Dalam konteks Aceh, organisasi seperti Tadzkiratul Ummah (TU) ini telah melampaui kewenangannya sebagai organsasi sosial. Mereka sesunguhnya telah mengambil alih kewenangan Wilayatul Hisbah (WH). Namun WH dianggap terkesan lembek karena tidak melakukan eksekusi langsung. Komunitas seperti TU beranggapan WH terlalu lemah karena hanya mengawasi dan menasehati para pelanggar Qanun Syariat Islam. Organisasi seperti TU ini menginginkan pengadilan jalanan seperti yang dipahami dan terpublikasi di daerah-daerah yang keras memberlakukan Syariat Islam di Afganistan dan Irak.
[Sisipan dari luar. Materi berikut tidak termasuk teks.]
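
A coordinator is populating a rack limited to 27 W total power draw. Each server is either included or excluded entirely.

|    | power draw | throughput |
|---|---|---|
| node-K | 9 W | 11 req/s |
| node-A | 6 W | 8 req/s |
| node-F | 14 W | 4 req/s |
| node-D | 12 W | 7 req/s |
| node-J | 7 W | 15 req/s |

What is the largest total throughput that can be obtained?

Treat it as a binary knapsack problem.
Allowing fractional choices, the relaxed optimum would be about 36.9, but servers are indivisible.
node-A + node-D + node-J: power draw 6 + 12 + 7 = 25 ≤ 27, throughput 8 + 7 + 15 = 30.
node-A + node-F + node-J: power draw 6 + 14 + 7 = 27 ≤ 27, throughput 8 + 4 + 15 = 27.
node-K + node-A + node-J: power draw 9 + 6 + 7 = 22 ≤ 27, throughput 11 + 8 + 15 = 34.
Best is node-K, node-A, and node-J with total throughput 34.

34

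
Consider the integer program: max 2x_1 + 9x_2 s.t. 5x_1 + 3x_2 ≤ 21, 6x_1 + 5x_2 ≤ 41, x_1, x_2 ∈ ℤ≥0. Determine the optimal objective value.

(x_1,x_2)=(0,7): 5·0+3·7=21≤21, 6·0+5·7=35≤41, objective 63.
(x_1,x_2)=(0,6): 5·0+3·6=18≤21, 6·0+5·6=30≤41, objective 54.
No feasible integer point exceeds 63.

63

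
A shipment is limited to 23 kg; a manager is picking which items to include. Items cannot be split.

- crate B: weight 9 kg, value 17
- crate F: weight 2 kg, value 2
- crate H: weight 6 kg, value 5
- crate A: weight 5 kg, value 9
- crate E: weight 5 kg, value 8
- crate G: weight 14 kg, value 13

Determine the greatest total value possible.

36

Allowing fractional choices, the relaxed optimum would be about 37.9, but items are indivisible.
crate B + crate F + crate H + crate A: weight 9 + 2 + 6 + 5 = 22 ≤ 23, value 17 + 2 + 5 + 9 = 33.
crate B + crate F + crate A + crate E: weight 9 + 2 + 5 + 5 = 21 ≤ 23, value 17 + 2 + 9 + 8 = 36.
crate B + crate A + crate E: weight 9 + 5 + 5 = 19 ≤ 23, value 17 + 9 + 8 = 34.
Best is crate B, crate F, crate A, and crate E with total value 36.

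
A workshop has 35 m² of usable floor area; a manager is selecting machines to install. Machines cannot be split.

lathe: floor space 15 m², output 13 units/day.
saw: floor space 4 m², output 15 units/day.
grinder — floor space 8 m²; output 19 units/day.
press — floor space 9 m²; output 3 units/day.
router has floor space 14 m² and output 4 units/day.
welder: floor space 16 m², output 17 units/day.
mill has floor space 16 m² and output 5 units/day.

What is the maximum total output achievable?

lathe + saw + grinder: floor space 15 + 4 + 8 = 27 ≤ 35, output 13 + 15 + 19 = 47.
saw + grinder + welder: floor space 4 + 8 + 16 = 28 ≤ 35, output 15 + 19 + 17 = 51.
lathe + saw + welder: floor space 15 + 4 + 16 = 35 ≤ 35, output 13 + 15 + 17 = 45.
Best is saw, grinder, and welder with total output 51.

51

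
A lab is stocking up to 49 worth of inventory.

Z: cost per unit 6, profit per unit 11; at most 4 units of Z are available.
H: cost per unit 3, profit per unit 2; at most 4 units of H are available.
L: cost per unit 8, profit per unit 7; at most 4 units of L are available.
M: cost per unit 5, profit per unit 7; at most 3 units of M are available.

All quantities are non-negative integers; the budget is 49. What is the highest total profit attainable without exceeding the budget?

72

4×Z, 3×H, and 3×M: cost 48 ≤ 49, profit 4·11 + 3·2 + 3·7 = 71.
4×Z, 1×L, and 3×M: cost 47 ≤ 49, profit 4·11 + 1·7 + 3·7 = 72.
Best is 72.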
Padahal kepala dinas Syariat Islam Aceh telah telah menyatakan aksi mencorat-coret para pelanggar Syariat Islam dan mempermalukan di jalan tidak sesuai dengan ajaran Islam. Namun siapakah yang akan menghukum tindakan TU itu? Kejadian salah terus berulang dan menjadi tradisi yang seolah dibenarkan.

Di Aceh, hadirnya Qanun Jinayat yang baru diundangkan terlihat diskriminatif untuk minoritas dan perempuan. Logika utama bahwa kejahatan terbesar di dalam masyarakat adalah seks dan perempuan sehingga harus diberlakukan Syariat Islam harus dikaji lebih lanjut. Dalam Qanun Jinayat yang baru saja diundangkan posisi perempuan dalam proses pembuktian sangat lemah (Teuku Kemal Fasya, “Memuliakan Perempuan”, Serambi Indonesia, 26 November). 
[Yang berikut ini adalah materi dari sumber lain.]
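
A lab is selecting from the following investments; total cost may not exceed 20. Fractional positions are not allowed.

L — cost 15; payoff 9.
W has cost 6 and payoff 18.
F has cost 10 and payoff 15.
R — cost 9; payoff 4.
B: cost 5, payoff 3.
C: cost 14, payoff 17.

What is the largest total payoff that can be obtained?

35

Take W and C: cost 6 + 14 = 20 ≤ 20, payoff 18 + 17 = 35.
No other feasible combination does better.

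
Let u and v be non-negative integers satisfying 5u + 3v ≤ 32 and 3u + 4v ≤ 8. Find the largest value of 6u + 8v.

(u,v)=(0,2): 5·0+3·2=6≤32, 3·0+4·2=8≤8, objective 16.
(u,v)=(1,1): 5·1+3·1=8≤32, 3·1+4·1=7≤8, objective 14.
Maximum is 16 at (u,v)=(0,2).

16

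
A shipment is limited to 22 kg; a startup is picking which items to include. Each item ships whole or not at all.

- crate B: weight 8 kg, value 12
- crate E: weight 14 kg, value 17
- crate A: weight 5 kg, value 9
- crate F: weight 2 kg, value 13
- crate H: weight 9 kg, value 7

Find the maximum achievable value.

crate B + crate A + crate F: weight 8 + 5 + 2 = 15 ≤ 22, value 12 + 9 + 13 = 34.
crate E + crate A + crate F: weight 14 + 5 + 2 = 21 ≤ 22, value 17 + 9 + 13 = 39.
crate B + crate F + crate H: weight 8 + 2 + 9 = 19 ≤ 22, value 12 + 13 + 7 = 32.
Best is crate E, crate A, and crate F with total value 39.

39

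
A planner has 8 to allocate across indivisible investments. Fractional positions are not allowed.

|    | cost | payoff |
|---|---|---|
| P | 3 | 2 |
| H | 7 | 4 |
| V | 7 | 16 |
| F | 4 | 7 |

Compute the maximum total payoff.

16

This is a 0-1 knapsack instance.
Allowing fractional choices, the relaxed optimum would be about 17.8, but investments are indivisible.
V: cost 7 ≤ 8, payoff 16.
P + F: cost 3 + 4 = 7 ≤ 8, payoff 2 + 7 = 9.
Best is V with total payoff 16.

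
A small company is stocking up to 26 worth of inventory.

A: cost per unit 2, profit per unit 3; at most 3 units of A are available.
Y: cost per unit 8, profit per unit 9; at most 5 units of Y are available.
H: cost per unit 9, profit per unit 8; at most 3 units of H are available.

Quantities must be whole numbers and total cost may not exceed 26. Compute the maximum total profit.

30

A has the best ratio (3/2); taking only A gives at most 3×3 = 9 (stopped by the supply cap of 3).
Mixing does better — 1×A and 3×Y: cost 26 ≤ 26, profit 1·3 + 3·9 = 30.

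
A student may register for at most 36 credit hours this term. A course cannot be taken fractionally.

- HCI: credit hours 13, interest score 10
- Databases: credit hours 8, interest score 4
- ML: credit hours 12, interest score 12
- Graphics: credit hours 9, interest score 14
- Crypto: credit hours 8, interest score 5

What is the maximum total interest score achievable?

This is an integer program with binary decision variables.
Allowing fractional choices, the relaxed optimum would be about 37.2, but courses are indivisible.
ML + Graphics + Crypto: credit hours 12 + 9 + 8 = 29 ≤ 36, interest score 12 + 14 + 5 = 31.
HCI + ML + Graphics: credit hours 13 + 12 + 9 = 34 ≤ 36, interest score 10 + 12 + 14 = 36.
Databases + ML + Graphics: credit hours 8 + 12 + 9 = 29 ≤ 36, interest score 4 + 12 + 14 = 30.
Best is HCI, ML, and Graphics with total interest score 36.

36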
Dalam proses razia yang dilakukan TU, perempuan kembali terperosok ke dalam siklus korban. Perempuan dalam praktik hukum Syariah kerap mendapatkan perlakuan tidak adil. Kasus korban pemerkosaan yang dituduh berzina dihukum Syariah (cambuk), sementara pemerkosa dihukum pidana positif. Perempuan bercelana “ketat”(?) disemprot cat, sementara cara laki-laki berpakaian tidak pernah dirazia, atau tidak berani dirazia?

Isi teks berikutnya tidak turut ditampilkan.